Сколь завидная доля, сколь чудесное поприще для Антона, впервые открывшего для себя путь к славе, о чем он так долго и безнадежно мечтал!
Даже дома он всякую минуту старался тогда провести с пользой – по утрам, пока родители пили кофе, он взялся читать им вслух из «Подражания Христу» Фомы Кемпийского и делал это с большим удовольствием.
Затем следовало обсуждение прочитанного, и ему дозволялось время от времени вставить в разговор свое слово. Впрочем, более всего он наслаждался пребыванием вне дома – регулярно, в одни и те же часы, посещал еще и уроки каллиграфии своего старого учителя, которого, несмотря на изредка получаемые подзатыльники, любил столь искренне, что мог бы пожертвовать для него всем.
Ибо этот человек часто вел с ним и другими учениками дружеские и поучительные беседы, поскольку же по натуре своей он казался довольно суровым, его дружелюбие и доброта тем паче трогали Антона и подкупали его сердце.

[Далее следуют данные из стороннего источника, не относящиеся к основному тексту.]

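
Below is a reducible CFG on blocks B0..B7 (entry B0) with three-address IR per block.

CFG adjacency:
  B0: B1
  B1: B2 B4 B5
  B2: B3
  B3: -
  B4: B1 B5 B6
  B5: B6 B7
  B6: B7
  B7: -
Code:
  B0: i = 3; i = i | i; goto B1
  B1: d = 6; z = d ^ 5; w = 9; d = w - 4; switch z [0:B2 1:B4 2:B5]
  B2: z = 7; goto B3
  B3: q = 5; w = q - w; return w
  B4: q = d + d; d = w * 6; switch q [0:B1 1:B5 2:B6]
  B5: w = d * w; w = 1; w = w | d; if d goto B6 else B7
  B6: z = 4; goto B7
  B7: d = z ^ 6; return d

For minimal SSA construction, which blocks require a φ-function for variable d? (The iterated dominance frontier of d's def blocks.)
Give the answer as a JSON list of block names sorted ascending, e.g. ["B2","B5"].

Answer: ["B1", "B5", "B6", "B7"]

Derivation:
idom tree: B1←B0 B2←B1 B3←B2 B4←B1 B5←B1 B6←B1 B7←B1
Join-block Dom:
  B1: preds {B0,B4}: {B0} ∩ {B0,B1,B4} = {B0}; idom=B0
  B5: preds {B1,B4}: {B0,B1} ∩ {B0,B1,B4} = {B0,B1}; idom=B1
  B6: preds {B4,B5}: {B0,B1,B4} ∩ {B0,B1,B5} = {B0,B1}; idom=B1
  B7: preds {B5,B6}: {B0,B1,B5} ∩ {B0,B1,B6} = {B0,B1}; idom=B1

Frontier:
  join B1 pred B0: · stop@B0
  join B1 pred B4: B4→B1 stop@B0
  join B5 pred B1: · stop@B1
  join B5 pred B4: B4 stop@B1
  join B6 pred B4: B4 stop@B1
  join B6 pred B5: B5 stop@B1
  join B7 pred B5: B5 stop@B1
  join B7 pred B6: B6 stop@B1
  B0 → ∅
  B1 → {B1}
  B2 → ∅
  B3 → ∅
  B4 → {B1,B5,B6}
  B5 → {B6,B7}
  B6 → {B7}
  B7 → ∅

φ for d: defs {B1,B4,B7}
  DF⁺ = {B1,B5,B6,B7}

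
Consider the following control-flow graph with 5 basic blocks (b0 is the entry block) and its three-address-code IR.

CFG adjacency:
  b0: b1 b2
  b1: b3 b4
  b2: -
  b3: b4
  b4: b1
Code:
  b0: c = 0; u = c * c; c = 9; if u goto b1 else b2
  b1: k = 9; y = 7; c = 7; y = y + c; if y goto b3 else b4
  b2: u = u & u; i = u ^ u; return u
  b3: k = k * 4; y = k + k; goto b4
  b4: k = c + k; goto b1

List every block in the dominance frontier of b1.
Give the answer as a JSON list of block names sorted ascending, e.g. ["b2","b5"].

Answer: ["b1"]

Derivation:
idom tree: b1←b0 b2←b0 b3←b1 b4←b1
Join-block Dom:
  b1: preds {b0,b4}: {b0} ∩ {b0,b1,b4} = {b0}; idom=b0
  b4: preds {b1,b3}: {b0,b1} ∩ {b0,b1,b3} = {b0,b1}; idom=b1

Frontier:
  join b1 pred b0: · stop@b0
  join b1 pred b4: b4→b1 stop@b0
  join b4 pred b1: · stop@b1
  join b4 pred b3: b3 stop@b1
  DF(b0)=∅
  DF(b1)={b1}
  DF(b2)=∅
  DF(b3)={b4}
  DF(b4)={b1}

DF(b1) = ["b1"]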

Итак, в течение нескольких недель положение Антона было вдвойне счастливым, но скоро его блаженство было разрушено! Чтобы он не чересчур надмевался своим счастьем, ему на первый случай уже приуготовлялись жестокие унижения.
Хотя теперь он проходил учение в обществе благопристойных детей, мать заставляла его делать по дому работу, приличную разве что самой последней служанке.